Don't waste your time on Shakespear unless you can find it translated into english. Our language went thru major changes not long after Shakespear wrote... words shifted in meaning, sentence structure changed, old words dropped out, new words came in... 400 years later we are speaking an entirely different language. That is why Shakespear is so dificult for 21st century brains to process. It looks like english but isn't.
One good example of how english has changed since Shakespear is the very famous line, "Romeo, Romeo, wherefore art thou, Romeo." It sounds like she is asking, "where are you, Romeo?" when he is obviously standing right in front of her. But what she REALLY said (translated into english) was, "Why do you have to be Romeo?" as in, "Why do you have to be YOU... Romeo that I am forbidden to love?"

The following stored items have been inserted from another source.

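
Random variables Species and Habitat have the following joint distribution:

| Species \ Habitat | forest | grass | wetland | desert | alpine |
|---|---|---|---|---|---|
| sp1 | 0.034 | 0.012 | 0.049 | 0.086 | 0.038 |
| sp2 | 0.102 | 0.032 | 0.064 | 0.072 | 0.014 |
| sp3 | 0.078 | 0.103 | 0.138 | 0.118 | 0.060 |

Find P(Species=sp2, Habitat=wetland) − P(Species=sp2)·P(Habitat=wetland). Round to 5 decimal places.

-0.00728

P(Species=sp2) = 0.102 + 0.032 + 0.064 + 0.072 + 0.014 = 0.284.
P(Habitat=wetland) = 0.049 + 0.064 + 0.138 = 0.251.
P(Species=sp2, Habitat=wetland) − P(Species=sp2)P(Habitat=wetland) = 0.064 − 0.284×0.251 = -0.00728.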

I personally like reading books written as they were supposed to be
read.
Faust by Goethe is much better in the original meter than the *******ized
english version (and you can find an english version with original meter, its
just difficult).
Think of what Beowulf would be like in modern english, unintellegible.
Marty
B10Cycle
12-17-04, 09:50 AM
Don't waste your time on Shakespear unless you can find it translated into english. Our language went thru major changes not long after Shakespear wrote... words shifted in meaning, sentence structure changed, old words dropped out, new words came in... 400 years later we are speaking an entirely different language. That is why Shakespear is so dificult for 21st century brains to process. It looks like english but isn't.
One good example of how english has changed since Shakespear is the very famous line, "Romeo, Romeo, wherefore art thou, Romeo." It sounds like she is asking, "where are you, Romeo?" when he is obviously standing right in front of her. But what she REALLY said (translated into english) was, "Why do you have to be Romeo?" as in, "Why do you have to be YOU... Romeo that I am forbidden to love?"
I'm aware of the meaning of that line in Romeo and Juliet. I think that studying Shakespeare is important regardless of it's difficulty. I tried unsuccesfully to read MacBeth and A Midsummer's Night Dream in earlier classes, but I learned that if you sit down and study his work a little bit it makes sense and isn't all that hard.
Hamlet is a great work of literature and Hamlet's conflict is a great psychological study. The "To be or not to be..." soliloquy is one of the greatest speeches in literature.
Cantibridgeped
12-17-04, 11:05 AM
Just finished "Cloud Atlas" by David Mitchell. I'll read Neil Gaiman's graphic novel "Murder Mysteries" this weekend and maybe take "American Gods" with me on vacation. But I may try out something new.
Fugazi Dave
12-19-04, 10:03 AM
...which probably why I couldn't finish it.
Yeah....I could easily put it down and not finish it. I'm just going to work my way through the rest of it so I can be done with it.
cyclezealot
12-19-04, 10:22 AM
A Significant Other by Matt Rendell.
The Complete Science Fiction of H.G. Wells. Just finished the Time Machine, working through The Island of Dr. Morough (sp?) - leave it at work for when BikeForums isn't updating all that fast...
B10Cycle
12-19-04, 03:05 PM
I personally like reading books written as they were supposed to be
read.
Faust by Goethe is much better in the original meter than the *******ized
english version (and you can find an english version with original meter, its
just difficult).
Think of what Beowulf would be like in modern english, unintellegible.
Marty
I read Beowulf this semester, it was great. I was worried that the english would be tough, but now I see how important it was to read it in it's original form.
skitbraviking
12-19-04, 05:29 PM
Yeah....I could easily put it down and not finish it. I'm just going to work my way through the rest of it so I can be done with it.
Yea, I can't figure out if being unhappy with myself for not finishing it is or for reading through his convoluted and overwrought prose.